Shirley Temple. Marilyn Monroe. Karl Marx. Edgar Allan Poe.
After Paul McCartney proposed having a group of recognizable faces on the band’s cover, each Beatle suggested celebrities to include. Not every choice made the list ― such as John Lennon’s desire to have Adolf Hitler and Jesus ― but many dozen people from varying backgrounds had their 2-D likenesses grace the space surrounding The Beatles.
Now, 50 years later, it’s difficult to imagine that so many different celebrities could seem representative for the culture of the day. In 2017, one person dominates the conversation.
If The Beatles continued to wear yellow, pink, blue and red, the contemporary backdrop surrounding them would surely be orange.
A recent report from Harvard Kennedy School’s Shorenstein Center on Media, Politics and Public Policy claimed that Donald Trump has dominated the 2017 news at an unprecedented level.
“President Trump dominated media coverage in the outlets and programs analyzed, with Trump being the topic of 41 percent of all news stories—three times the amount of coverage received by previous presidents,” said the report, which focused on major American newspapers, television channels and a few international outlets.
As New York Times reporter Farhad Manjoo wrote in February, after he tried to actively avoid consuming Trump news and ultimately failed, “I could find almost no Trump-free part of the press.”
Trump has even dominated the coverage in publications that traditionally focus on pop culture ― a sign the current president has fully consumed other celebrities whole. The publication Digiday ran a story in April with the headline, “’Politics is pop culture news’: In the Trump era, political news is everyone’s beat.”
Sure, Beyoncé or Drake or Jennifer Lawrence or LeBron James can still become the subjects of a huge news story. But these days, the next Trump mishap or scandal or tweet that everyone wants to talk about is mere hours away.
You’re not just living in Trump’s America because he’s president, but because all conversations now lead back to him.

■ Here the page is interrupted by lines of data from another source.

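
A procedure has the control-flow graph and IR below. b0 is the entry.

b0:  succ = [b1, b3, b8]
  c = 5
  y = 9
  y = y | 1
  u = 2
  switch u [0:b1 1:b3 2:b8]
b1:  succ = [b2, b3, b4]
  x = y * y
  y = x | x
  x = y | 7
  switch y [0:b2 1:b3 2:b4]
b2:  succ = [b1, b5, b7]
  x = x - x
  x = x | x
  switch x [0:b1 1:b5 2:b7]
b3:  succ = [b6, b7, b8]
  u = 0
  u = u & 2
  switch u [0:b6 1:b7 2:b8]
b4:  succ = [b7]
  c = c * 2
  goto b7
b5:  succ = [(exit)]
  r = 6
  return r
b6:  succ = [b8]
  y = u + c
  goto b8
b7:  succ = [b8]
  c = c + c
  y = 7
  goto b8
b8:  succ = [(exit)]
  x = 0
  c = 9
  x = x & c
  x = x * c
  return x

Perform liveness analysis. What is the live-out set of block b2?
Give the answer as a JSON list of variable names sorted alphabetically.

Block summaries:
  b0 def {c,u,y} use ∅
  b1 def {x,y} use {y}
  b2 def {x} use {x}
  b3 def {u} use ∅
  b4 def {c} use {c}
  b5 def {r} use ∅
  b6 def {y} use {c,u}
  b7 def {c,y} use {c}
  b8 def {c,x} use ∅

Backward fixpoint:
  b0 li=∅ lo={c,y}
  b1 li={c,y} lo={c,x,y}
  b2 li={c,x,y} lo={c,y}
  b3 li={c} lo={c,u}
  b4 li={c} lo={c}
  b5 li=∅ lo=∅
  b6 li={c,u} lo=∅
  b7 li={c} lo=∅
  b8 li=∅ lo=∅

live-out(b2) = ["c", "y"]

Answer: ["c", "y"]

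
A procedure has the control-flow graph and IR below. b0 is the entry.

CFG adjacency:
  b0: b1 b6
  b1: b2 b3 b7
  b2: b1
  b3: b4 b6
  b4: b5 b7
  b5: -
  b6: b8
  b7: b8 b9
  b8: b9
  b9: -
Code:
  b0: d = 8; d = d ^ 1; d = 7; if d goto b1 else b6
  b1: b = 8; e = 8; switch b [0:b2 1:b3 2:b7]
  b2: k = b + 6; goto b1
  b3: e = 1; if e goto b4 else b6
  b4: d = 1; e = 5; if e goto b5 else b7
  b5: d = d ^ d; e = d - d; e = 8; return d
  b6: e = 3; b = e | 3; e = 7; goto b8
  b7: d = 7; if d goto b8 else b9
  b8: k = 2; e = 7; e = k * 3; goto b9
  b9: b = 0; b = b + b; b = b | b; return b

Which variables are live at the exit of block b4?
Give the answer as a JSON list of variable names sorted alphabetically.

Answer: ["d"]

Derivation:
Block summaries:
  b0: def={d} ue=∅
  b1: def={b,e} ue=∅
  b2: def={k} ue={b}
  b3: def={e} ue=∅
  b4: def={d,e} ue=∅
  b5: def={d,e} ue={d}
  b6: def={b,e} ue=∅
  b7: def={d} ue=∅
  b8: def={e,k} ue=∅
  b9: def={b} ue=∅

Liveness:
  b0 li=∅ lo=∅
  b1 li=∅ lo={b}
  b2 li={b} lo=∅
  b3 li=∅ lo=∅
  b4 li=∅ lo={d}
  b5 li={d} lo=∅
  b6 li=∅ lo=∅
  b7 li=∅ lo=∅
  b8 li=∅ lo=∅
  b9 li=∅ lo=∅

live-out(b4) = ["d"]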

As such, HuffPost illustrator Damon Dahlen reimagined the cover art from The Beatles best album to reflect our new reality. Trump is not just a famous person of the day’s news, he is the day’s news. Every single day.
Dahlen had incredible attention to detail and you can find Trump’s face in even the tiniest of bodies featured within the original. It’s truly a nightmare-inducing masterpiece.
Perhaps this is a bit askew from The Beatles’ original vision. The living Beatles, Paul and Ringo Starr, have each subtly expressed that they’re anti-Trump in their own ways, but their original album art was barely a political statement. Still, separating music from the omnipresence of Trump in this age is impossible. When listening even to music from the past, Trump is still on your brain, or about to be.
A recent Paris Review article about this phenomenon concluded by quoting the music critic Greil Marcus. A fan had asked on the critic’s website, “What are the key issues for music criticism in 2017?” Here’s Marcus’ response:
I can’t speak for anyone but myself. For me, what’s crucial is not to write about music, or anything else, without a sense of tyranny surrounding any attempt at communication, expression, or free speech of any sort.
“Sgt. Pepper’s” ends with the song “A Day in the Life,” which lyrically begins with Lennon singing, “I read the news today, oh boy.”
In 2017, this line would undoubtedly refer to Trump. Every single day.